L’Etat prépare sa sortie graduelle de l’urgence sanitaire

Alors que le gouvernement s’apprête à mettre fin au régime créé en mars, il doit jongler entre la nécessaire prudence et les appels de plus en plus pressants à un retour à la normale.
A Paris, le 18 mars. (Cyril ZANNETTACCI/Photo Cyril Zannettacci. VU pour Libération)
publié le 10 juin 2020 à 20h31
(mis à jour le 11 juin 2020 à 10h10)

La France devrait mettre fin le 10 juillet à l'état d'urgence sanitaire. Selon le projet de loi présenté mercredi en Conseil des ministres, le gouvernement prévoit en effet de lever dans un mois ce régime d'exception instauré fin mars pour affronter la vague épidémique de coronavirus. «La situation sanitaire ne cesse de s'améliorer. Il n'est donc pas justifié de proroger cet état d'urgence sanitaire», a affirmé la porte-parole du gouvernement, Sibeth Ndiaye, à l'issue du Conseil des ministres. Mais une période transitoire devrait alors s'ouvrir, durant laquelle des mesures restrictives seront encore possibles.

Sur le plan sanitaire, la France voit-elle le bout du tunnel ?
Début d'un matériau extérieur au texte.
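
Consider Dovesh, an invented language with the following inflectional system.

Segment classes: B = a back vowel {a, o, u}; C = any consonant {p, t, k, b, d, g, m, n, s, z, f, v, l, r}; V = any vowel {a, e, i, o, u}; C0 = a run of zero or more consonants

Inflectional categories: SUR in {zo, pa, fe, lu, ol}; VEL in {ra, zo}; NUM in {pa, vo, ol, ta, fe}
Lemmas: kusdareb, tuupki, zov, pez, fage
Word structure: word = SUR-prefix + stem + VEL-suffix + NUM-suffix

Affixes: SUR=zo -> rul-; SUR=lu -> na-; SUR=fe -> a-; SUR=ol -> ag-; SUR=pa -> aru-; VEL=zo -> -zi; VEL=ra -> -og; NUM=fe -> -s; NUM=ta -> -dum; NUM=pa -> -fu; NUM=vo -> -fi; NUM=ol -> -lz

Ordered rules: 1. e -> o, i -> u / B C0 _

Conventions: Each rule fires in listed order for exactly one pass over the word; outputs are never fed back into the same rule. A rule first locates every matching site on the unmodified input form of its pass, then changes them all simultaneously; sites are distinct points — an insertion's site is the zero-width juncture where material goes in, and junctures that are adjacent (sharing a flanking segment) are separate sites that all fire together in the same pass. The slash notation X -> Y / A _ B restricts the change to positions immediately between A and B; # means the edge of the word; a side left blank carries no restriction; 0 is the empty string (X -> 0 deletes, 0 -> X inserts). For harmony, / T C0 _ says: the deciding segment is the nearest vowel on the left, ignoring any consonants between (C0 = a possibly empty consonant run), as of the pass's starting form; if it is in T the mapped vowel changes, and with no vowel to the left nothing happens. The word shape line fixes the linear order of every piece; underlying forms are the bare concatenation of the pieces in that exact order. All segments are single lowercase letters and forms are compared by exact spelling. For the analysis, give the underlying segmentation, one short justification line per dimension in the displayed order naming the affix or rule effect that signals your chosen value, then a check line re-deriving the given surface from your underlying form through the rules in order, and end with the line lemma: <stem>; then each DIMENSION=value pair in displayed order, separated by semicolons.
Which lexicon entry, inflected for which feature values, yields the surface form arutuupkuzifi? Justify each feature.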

«On peut dire qu'actuellement, raisonnablement, l'épidémie est contrôlée», a assuré vendredi le professeur Jean-François Delfraissy, président du conseil scientifique, en évoquant le septième avis de cette instance depuis le début de l'épidémie. Dans ce document, les experts font état de quatre scénarios postconfinement - dont le pire serait une reprise incontrôlable de la circulation du virus et dont le plus heureux reposerait sur une situation «stabilisée». Voilà des semaines que les chiffres poursuivent leur baisse. En début de semaine, selon la Direction générale de la santé, le pays était passé sous la barre des 1 000 malades du Covid-19 en réanimation et comptait 11 961 personnes hospitalisées (contre 14 028 une semaine plus tôt) avec 169 nouvelles admissions en 24 heures (contre 229 le 2 juin). «Laissons les choses s'ouvrir, les gens vivre, mais en respectant les mesures barrières», a même déclaré le chef de file du conseil scientifique dans le JDD.

En a-t-on vraiment fini avec l’état d’urgence sanitaire ?

S’appuyant sur les bons indicateurs qui dessinent un recul de la circulation du virus, le gouvernement a décidé de ne pas proroger l’état d’urgence sanitaire, comme il l’avait un temps envisagé. Créé par la loi du 23 mars, ce cadre juridique d’exception accordant au Premier ministre des pouvoirs très larges afin de faire face à l’épidémie avait été prorogé par le Parlement dans la loi votée le 9 mai. Mais le seuil de tolérance à l’égard des mesures de restriction des libertés publiques a baissé au fil du temps et avec l’accalmie sanitaire.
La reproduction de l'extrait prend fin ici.